Jackson Street Community
The Jackson Street Community for Supported Self-Management is aresident fellowship program designed to prepare and empower people transitioning from supportive housing towards recovery oriented goals.
About Conard House
For more than 50 years, Conard House has provided effective, community-based resources for San Francisco's vulnerable adults living with serious mental illness. Every day, clients working with our skilled team find healthy pathways to recovery, and those resources — including a combination of counseling, treatment, programs and other services — in order to self-manage chronic medical and mental illnesses.

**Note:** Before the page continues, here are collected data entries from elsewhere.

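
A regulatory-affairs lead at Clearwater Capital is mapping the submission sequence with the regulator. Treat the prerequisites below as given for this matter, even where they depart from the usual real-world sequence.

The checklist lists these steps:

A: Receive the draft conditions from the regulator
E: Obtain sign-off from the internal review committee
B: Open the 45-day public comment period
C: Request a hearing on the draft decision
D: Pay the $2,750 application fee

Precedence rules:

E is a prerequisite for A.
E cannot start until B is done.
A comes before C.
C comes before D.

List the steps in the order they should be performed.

B has no prerequisites → B first.
E is the only step now ready → E.
That leaves A as the only ready step → A.
C is the only step now ready → C.
That leaves D as the only ready step → D.

B, E, A, C, D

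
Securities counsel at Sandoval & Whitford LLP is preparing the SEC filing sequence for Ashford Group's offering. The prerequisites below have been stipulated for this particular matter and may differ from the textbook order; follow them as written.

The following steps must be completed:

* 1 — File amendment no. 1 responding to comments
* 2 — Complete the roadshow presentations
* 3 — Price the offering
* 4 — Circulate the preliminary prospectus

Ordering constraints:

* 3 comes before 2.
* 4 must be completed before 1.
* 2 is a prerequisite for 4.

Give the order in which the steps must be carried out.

3 has no prerequisites → 3 first.
2 needed 3, now all done → 2.
4 is the only step now ready → 4.
That leaves 1 as the only ready step → 1.

3, 2, 4, 1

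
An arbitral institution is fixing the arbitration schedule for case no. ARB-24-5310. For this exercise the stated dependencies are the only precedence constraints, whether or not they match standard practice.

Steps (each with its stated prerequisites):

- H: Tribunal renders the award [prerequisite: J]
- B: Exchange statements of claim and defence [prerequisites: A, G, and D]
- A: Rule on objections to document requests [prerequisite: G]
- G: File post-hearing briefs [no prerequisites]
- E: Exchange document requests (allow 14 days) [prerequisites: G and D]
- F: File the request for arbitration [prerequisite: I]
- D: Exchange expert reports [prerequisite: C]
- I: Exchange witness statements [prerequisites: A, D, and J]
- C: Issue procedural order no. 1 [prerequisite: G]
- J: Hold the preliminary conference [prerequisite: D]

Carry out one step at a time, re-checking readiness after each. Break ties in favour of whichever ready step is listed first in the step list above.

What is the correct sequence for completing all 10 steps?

G is the only step with nothing outstanding, so it goes first.
Ready: A and C. A is listed earlier → A.
C is the only step now ready → C.
D is the only step now ready → D.
B, E and J are all available; B is listed earlier → B.
Ready: E and J. E is listed earlier → E.
J is the only step now ready → J.
Now H and I have their prerequisites met. H is listed earlier, so H next.
Next only I has its prerequisites met → I.
F needed I, now all done → F.

G, A, C, D, B, E, J, H, I, F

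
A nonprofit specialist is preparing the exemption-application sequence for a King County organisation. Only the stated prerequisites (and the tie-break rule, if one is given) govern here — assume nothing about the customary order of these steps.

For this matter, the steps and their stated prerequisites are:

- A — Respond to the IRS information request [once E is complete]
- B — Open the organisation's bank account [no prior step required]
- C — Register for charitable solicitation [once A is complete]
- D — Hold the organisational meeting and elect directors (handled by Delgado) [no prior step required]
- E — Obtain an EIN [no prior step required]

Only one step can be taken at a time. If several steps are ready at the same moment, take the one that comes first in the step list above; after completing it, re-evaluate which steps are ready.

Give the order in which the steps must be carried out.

B D E A C

Nothing is required for B, D and E. B is listed earlier → B first.
D and E are both available; D is listed earlier → D.
That leaves E as the only ready step → E.
A needed E, now all done → A.
C is the only step now ready → C.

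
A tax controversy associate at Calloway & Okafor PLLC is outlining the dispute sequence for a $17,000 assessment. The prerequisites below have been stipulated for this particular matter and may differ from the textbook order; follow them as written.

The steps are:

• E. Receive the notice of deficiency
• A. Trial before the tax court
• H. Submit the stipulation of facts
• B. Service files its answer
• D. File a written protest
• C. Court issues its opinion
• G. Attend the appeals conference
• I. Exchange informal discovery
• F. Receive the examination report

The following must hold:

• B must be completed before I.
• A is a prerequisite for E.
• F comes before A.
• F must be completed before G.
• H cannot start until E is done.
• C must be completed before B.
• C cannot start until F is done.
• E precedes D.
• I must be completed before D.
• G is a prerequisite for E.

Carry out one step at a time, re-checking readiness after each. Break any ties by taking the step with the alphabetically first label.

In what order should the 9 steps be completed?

F has no prerequisites → F first.
Ready: A, C and G. A has the earlier label → A.
Ready: C and G. C has the earlier label → C.
Ready: B and G. B has the earlier label → B.
Now G and I have their prerequisites met. G has the earlier label, so G next.
E now also ready, so the ready set is {E, I}; E has the earlier label → E.
H now also ready, so the ready set is {H, I}; H has the earlier label → H.
That leaves I as the only ready step → I.
Next only D has its prerequisites met → D.

F, A, C, B, G, E, H, I, D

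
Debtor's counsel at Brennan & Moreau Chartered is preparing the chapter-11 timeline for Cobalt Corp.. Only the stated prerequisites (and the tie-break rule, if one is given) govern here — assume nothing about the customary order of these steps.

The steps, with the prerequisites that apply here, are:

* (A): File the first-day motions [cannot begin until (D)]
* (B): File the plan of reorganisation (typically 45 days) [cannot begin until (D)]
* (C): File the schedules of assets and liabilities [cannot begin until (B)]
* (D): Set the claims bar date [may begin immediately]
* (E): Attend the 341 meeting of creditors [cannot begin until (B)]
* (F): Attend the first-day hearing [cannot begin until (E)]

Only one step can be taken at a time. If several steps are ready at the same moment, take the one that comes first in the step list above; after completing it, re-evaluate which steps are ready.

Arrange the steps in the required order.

(D) is the only step with nothing outstanding, so it goes first.
Now (A) and (B) have their prerequisites met. (A) is listed earlier, so (A) next.
Next only (B) has its prerequisites met → (B).
Now (C) and (E) have their prerequisites met. (C) is listed earlier, so (C) next.
That leaves (E) as the only ready step → (E).
That leaves (F) as the only ready step → (F).

(D), (A), (B), (C), (E), (F)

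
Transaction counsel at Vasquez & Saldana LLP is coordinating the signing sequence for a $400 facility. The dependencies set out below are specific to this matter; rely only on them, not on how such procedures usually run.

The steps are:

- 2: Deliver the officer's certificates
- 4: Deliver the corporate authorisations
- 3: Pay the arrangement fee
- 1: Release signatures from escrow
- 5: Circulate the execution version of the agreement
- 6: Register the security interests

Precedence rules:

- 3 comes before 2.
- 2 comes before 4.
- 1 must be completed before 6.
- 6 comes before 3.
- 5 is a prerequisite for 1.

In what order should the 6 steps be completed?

Only 5 has no prerequisites, so it is first.
That leaves 1 as the only ready step → 1.
That leaves 6 as the only ready step → 6.
Next only 3 has its prerequisites met → 3.
Next only 2 has its prerequisites met → 2.
Next only 4 has its prerequisites met → 4.

5 → 1 → 6 → 3 → 2 → 4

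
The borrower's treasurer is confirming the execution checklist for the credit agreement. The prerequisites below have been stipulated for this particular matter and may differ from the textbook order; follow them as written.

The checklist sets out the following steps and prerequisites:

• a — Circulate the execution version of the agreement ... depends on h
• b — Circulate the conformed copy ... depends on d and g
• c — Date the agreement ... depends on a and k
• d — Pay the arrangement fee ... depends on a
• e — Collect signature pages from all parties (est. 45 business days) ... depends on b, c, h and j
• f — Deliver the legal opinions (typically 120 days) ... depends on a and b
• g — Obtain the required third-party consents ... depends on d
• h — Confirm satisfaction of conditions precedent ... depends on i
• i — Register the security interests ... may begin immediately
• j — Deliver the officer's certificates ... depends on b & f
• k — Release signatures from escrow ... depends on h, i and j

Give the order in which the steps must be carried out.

i → h → a → d → g → b → f → j → k → c → e

i is the only step with nothing outstanding, so it goes first.
Next only h has its prerequisites met → h.
Next only a has its prerequisites met → a.
That leaves d as the only ready step → d.
That leaves g as the only ready step → g.
b is the only step now ready → b.
f is the only step now ready → f.
j is the only step now ready → j.
That leaves k as the only ready step → k.
c is the only step now ready → c.
That leaves e as the only ready step → e.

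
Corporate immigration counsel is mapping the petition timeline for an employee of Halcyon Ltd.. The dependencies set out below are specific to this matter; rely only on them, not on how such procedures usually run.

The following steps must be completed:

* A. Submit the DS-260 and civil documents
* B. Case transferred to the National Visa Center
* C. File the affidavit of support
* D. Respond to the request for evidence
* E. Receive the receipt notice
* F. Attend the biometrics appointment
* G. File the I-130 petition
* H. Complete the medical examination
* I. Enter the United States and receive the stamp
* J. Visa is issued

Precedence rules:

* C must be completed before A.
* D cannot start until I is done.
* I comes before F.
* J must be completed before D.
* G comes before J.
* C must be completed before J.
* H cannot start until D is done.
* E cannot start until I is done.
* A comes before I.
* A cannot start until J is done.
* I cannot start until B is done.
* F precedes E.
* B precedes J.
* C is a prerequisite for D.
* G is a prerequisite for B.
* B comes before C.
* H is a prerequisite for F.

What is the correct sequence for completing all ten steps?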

Each year, Conard House serves more than 1,600 adults by:
- Creating welcoming, caring and empowering communities
- Fostering personal insight into illness and recovery
- Promoting long-term independent living; providing access to secure, well-maintained housing
- Helping our clients understand and negotiate the public mental health and health systems of care
- Restoring hope
Conard House owes its history of successful innovation to the pioneering work of Elaine Mikels (1921-2004). This visionary social worker saw the need for transitional housing alternatives when adults no longer needed institutionalization, but had no place to go. She came to understand that appropriate housing, though essential, was not enough to bring about long-term stability and reintegration into the community.

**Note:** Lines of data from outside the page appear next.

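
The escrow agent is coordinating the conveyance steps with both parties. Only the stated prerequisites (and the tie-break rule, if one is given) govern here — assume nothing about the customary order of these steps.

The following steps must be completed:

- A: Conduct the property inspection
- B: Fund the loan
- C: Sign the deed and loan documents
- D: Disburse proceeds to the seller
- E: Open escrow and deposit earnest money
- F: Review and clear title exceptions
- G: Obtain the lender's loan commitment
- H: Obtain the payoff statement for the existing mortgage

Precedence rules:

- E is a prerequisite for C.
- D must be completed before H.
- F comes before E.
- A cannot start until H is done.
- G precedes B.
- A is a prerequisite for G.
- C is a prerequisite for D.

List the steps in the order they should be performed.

Only F has no prerequisites, so it is first.
E needed F, now all done → E.
C needed E, now all done → C.
That leaves D as the only ready step → D.
That leaves H as the only ready step → H.
A needed H, now all done → A.
G needed A, now all done → G.
B needed G, now all done → B.

F, E, C, D, H, A, G, B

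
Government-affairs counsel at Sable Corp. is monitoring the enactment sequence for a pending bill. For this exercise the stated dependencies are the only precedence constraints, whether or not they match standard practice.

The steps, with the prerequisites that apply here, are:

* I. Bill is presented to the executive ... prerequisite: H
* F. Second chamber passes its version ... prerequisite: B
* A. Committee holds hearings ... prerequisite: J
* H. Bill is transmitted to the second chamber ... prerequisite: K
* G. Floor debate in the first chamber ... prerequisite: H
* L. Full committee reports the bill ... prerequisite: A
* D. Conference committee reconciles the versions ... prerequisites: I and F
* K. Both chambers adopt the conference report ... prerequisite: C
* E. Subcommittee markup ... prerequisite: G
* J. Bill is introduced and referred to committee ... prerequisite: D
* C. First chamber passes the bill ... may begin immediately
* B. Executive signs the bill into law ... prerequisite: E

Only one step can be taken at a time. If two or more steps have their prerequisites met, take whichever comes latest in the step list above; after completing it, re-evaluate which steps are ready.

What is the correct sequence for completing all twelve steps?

C is the only step with nothing outstanding, so it goes first.
K needed C, now all done → K.
H needed K, now all done → H.
Now G and I have their prerequisites met. G is listed later, so G next.
E and I are both available; E is listed later → E.
Now B and I have their prerequisites met. B is listed later, so B next.
F now also ready, so the ready set is {F, I}; F is listed later → F.
I needed H, now all done → I.
D is the only step now ready → D.
J is the only step now ready → J.
A needed J, now all done → A.
L is the only step now ready → L.

C → K → H → G → E → B → F → I → D → J → A → L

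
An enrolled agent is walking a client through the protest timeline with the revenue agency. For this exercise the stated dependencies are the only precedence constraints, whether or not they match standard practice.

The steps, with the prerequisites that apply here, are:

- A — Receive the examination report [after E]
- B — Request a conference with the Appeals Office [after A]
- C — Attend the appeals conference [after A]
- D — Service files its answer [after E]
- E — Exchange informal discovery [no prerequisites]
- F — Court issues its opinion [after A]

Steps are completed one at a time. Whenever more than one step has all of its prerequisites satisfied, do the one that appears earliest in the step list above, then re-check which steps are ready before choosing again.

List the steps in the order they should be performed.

E has no prerequisites → E first.
A and D are both available; A is listed earlier → A.
Now B, C, D and F have their prerequisites met. B is listed earlier, so B next.
C, D and F are all available; C is listed earlier → C.
Ready: D and F. D is listed earlier → D.
That leaves F as the only ready step → F.

E A B C D F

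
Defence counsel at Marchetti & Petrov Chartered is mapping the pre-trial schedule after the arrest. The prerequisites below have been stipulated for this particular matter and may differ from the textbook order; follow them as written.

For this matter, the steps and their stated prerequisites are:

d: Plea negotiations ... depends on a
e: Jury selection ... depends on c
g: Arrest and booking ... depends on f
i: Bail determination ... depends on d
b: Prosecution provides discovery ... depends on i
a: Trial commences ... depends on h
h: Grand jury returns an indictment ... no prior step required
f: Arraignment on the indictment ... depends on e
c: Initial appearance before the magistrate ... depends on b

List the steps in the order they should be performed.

h, a, d, i, b, c, e, f, g

h is the only step with nothing outstanding, so it goes first.
a needed h, now all done → a.
d needed a, now all done → d.
i needed d, now all done → i.
b needed i, now all done → b.
c needed b, now all done → c.
e needed c, now all done → e.
That leaves f as the only ready step → f.
g needed f, now all done → g.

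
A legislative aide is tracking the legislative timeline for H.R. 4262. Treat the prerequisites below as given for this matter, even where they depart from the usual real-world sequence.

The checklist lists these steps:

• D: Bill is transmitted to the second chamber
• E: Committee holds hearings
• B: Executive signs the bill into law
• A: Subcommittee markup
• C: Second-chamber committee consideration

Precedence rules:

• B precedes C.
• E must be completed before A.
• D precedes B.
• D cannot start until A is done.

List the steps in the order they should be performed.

E → A → D → B → C

Only E has no prerequisites, so it is first.
A needed E, now all done → A.
D is the only step now ready → D.
B needed D, now all done → B.
That leaves C as the only ready step → C.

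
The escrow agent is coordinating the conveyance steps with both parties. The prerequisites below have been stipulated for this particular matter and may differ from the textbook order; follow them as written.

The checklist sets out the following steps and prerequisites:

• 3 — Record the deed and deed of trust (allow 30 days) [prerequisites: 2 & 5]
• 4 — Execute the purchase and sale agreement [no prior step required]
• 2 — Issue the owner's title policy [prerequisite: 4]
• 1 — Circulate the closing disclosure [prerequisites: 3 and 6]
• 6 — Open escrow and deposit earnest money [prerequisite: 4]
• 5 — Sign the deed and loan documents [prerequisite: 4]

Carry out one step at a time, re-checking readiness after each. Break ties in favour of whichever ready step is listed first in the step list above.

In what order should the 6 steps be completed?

4 has no prerequisites → 4 first.
Ready: 2, 6 and 5. 2 is listed earlier → 2.
Now 6 and 5 have their prerequisites met. 6 is listed earlier, so 6 next.
5 is the only step now ready → 5.
3 needed 2 and 5, now all done → 3.
1 needed 3 and 6, now all done → 1.

4, 2, 6, 5, 3, 1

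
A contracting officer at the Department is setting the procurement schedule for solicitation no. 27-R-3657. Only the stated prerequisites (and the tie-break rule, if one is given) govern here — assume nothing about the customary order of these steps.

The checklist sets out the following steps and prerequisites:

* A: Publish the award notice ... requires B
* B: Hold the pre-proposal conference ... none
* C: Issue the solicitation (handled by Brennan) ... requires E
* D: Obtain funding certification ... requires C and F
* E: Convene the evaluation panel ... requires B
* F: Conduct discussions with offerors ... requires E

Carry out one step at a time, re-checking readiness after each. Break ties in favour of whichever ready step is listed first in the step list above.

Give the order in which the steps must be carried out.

B, A, E, C, F, D

B has no prerequisites → B first.
Ready: A and E. A is listed earlier → A.
Next only E has its prerequisites met → E.
C and F are both available; C is listed earlier → C.
F needed E, now all done → F.
D is the only step now ready → D.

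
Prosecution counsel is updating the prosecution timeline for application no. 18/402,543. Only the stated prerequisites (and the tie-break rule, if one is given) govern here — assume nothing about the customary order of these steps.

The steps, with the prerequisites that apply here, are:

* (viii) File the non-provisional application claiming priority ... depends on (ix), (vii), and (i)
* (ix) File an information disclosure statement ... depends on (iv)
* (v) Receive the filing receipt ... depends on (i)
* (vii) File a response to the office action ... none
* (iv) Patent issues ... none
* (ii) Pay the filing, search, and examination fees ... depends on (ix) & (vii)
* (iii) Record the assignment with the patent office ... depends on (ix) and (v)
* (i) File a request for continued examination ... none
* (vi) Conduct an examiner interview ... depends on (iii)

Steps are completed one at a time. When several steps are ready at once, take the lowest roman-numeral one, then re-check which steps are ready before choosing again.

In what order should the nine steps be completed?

(i) → (iv) → (v) → (vii) → (ix) → (ii) → (iii) → (vi) → (viii)

(i), (iv) and (vii) have no prerequisites; (i) has the earlier label, so (i) is first.
(v) now also ready, so the ready set is {(iv), (v), (vii)}; (iv) has the earlier label → (iv).
Ready: (v), (vii) and (ix). (v) has the earlier label → (v).
(vii) and (ix) are both available; (vii) has the earlier label → (vii).
(ix) is the only step now ready → (ix).
Now (ii), (iii) and (viii) have their prerequisites met. (ii) has the earlier label, so (ii) next.
(iii) and (viii) are both available; (iii) has the earlier label → (iii).
(vi) now also ready, so the ready set is {(vi), (viii)}; (vi) has the earlier label → (vi).
(viii) needed (i), (vii) and (ix), now all done → (viii).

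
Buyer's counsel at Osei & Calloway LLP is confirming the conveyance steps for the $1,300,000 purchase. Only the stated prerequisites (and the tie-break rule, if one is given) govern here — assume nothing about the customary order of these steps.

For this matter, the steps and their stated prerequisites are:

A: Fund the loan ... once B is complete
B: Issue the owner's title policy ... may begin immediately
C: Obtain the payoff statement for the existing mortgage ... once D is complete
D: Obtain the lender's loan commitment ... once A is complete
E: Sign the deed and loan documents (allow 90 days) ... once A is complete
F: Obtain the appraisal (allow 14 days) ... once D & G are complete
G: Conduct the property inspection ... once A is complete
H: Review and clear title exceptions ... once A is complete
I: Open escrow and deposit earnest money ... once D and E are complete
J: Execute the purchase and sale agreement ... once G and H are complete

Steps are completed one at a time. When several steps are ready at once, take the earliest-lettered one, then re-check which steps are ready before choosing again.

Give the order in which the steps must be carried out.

B → A → D → C → E → G → F → H → I → J

B has no prerequisites → B first.
Next only A has its prerequisites met → A.
Now D, E, G and H have their prerequisites met. D has the earlier label, so D next.
Ready: C, E, G and H. C has the earlier label → C.
E, G and H are all available; E has the earlier label → E.
I now also ready, so the ready set is {G, H, I}; G has the earlier label → G.
F, H and I are all available; F has the earlier label → F.
Ready: H and I. H has the earlier label → H.
I and J are both available; I has the earlier label → I.
That leaves J as the only ready step → J.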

Founder Elaine Mikels, her mentor Conard Rheiner and other charter members of the Conard House board were pioneers in the "deinstitutionalization movement," proponents of the "consumer movement," as well as innovators among "psycho-social rehabilitation" (PSR) service providers.

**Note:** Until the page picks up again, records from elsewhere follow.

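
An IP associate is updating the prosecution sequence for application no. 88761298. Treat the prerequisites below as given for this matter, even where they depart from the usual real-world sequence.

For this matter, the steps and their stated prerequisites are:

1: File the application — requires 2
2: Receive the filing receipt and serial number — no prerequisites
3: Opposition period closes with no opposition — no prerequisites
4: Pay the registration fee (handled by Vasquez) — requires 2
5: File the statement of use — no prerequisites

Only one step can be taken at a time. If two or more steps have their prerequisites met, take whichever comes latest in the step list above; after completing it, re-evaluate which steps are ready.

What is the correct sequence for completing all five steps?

5, 3 and 2 have no prerequisites; 5 is listed later, so 5 is first.
3 and 2 are both available; 3 is listed later → 3.
Next only 2 has its prerequisites met → 2.
4 and 1 are both available; 4 is listed later → 4.
That leaves 1 as the only ready step → 1.

5 3 2 4 1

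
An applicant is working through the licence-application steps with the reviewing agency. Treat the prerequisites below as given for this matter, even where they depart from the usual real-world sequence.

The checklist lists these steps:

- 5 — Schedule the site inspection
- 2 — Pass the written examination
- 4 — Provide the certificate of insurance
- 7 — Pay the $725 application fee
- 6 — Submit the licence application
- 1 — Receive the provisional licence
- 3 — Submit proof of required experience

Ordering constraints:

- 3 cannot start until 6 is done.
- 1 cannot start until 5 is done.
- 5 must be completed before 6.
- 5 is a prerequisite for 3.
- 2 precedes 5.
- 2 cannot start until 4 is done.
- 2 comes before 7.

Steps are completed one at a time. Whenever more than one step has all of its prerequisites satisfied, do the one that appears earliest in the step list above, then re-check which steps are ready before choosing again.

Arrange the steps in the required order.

4, 2, 5, 7, 6, 1, 3

4 is the only step with nothing outstanding, so it goes first.
2 is the only step now ready → 2.
Ready: 5 and 7. 5 is listed earlier → 5.
Ready: 7, 6 and 1. 7 is listed earlier → 7.
Now 6 and 1 have their prerequisites met. 6 is listed earlier, so 6 next.
3 now also ready, so the ready set is {1, 3}; 1 is listed earlier → 1.
Next only 3 has its prerequisites met → 3.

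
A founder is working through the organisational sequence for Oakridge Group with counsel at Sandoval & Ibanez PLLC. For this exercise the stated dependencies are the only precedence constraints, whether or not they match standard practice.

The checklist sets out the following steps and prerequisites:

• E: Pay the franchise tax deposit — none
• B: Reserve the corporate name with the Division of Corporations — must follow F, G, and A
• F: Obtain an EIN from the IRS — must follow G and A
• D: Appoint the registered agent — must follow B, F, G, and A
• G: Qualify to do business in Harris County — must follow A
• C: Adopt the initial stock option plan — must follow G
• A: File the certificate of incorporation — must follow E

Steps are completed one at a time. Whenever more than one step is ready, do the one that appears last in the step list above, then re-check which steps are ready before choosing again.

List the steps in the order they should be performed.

E is the only step with nothing outstanding, so it goes first.
A is the only step now ready → A.
Next only G has its prerequisites met → G.
C and F are both available; C is listed later → C.
Next only F has its prerequisites met → F.
B is the only step now ready → B.
D is the only step now ready → D.

E → A → G → C → F → B → D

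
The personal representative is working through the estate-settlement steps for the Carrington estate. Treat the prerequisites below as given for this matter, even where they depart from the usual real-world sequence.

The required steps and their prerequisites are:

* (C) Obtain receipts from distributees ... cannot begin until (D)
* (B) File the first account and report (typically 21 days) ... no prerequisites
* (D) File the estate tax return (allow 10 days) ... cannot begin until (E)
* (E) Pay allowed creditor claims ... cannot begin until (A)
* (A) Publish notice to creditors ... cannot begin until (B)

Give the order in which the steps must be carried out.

Only (B) has no prerequisites, so it is first.
(A) needed (B), now all done → (A).
(E) needed (A), now all done → (E).
(D) needed (E), now all done → (D).
(C) needed (D), now all done → (C).

(B), (A), (E), (D), (C)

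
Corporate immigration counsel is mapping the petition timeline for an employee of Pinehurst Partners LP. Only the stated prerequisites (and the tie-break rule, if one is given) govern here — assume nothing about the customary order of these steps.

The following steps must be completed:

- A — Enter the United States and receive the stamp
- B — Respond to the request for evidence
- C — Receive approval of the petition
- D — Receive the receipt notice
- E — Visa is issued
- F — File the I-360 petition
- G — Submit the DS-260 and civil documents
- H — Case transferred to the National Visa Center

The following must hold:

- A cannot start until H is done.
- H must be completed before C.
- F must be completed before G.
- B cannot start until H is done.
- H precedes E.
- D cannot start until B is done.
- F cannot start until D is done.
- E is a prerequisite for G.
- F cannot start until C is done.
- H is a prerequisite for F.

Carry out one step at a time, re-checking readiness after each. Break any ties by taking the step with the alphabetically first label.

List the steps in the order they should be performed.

H, A, B, C, D, E, F, G

H has no prerequisites → H first.
A, B, C and E are all available; A has the earlier label → A.
B, C and E are all available; B has the earlier label → B.
Ready: C, D and E. C has the earlier label → C.
Ready: D and E. D has the earlier label → D.
Now E and F have their prerequisites met. E has the earlier label, so E next.
F is the only step now ready → F.
That leaves G as the only ready step → G.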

What began in 1960 as a "therapeutic halfway hostel," Conard House today is a spectrum of programs and services designed to support, rather than direct, our client's plans for recovery. We continue to be guided by founding principles of PSR — least restrictive, community-based, independent living; individual capacities, abilities and strengths define resources; a focus on the whole person, environment and functional behavior; and, the essential partnership between client and treatment provider.
In addition to incorporating well-known services models — Residential Treatment, Supportive Housing, Supportive Employment, Money Management and Harm Reduction — we continue to innovate. The integration of principles of PSR and best practices in self-management of chronic medical conditions creates an approach we are calling Community-Supported Self-Management (CSSM).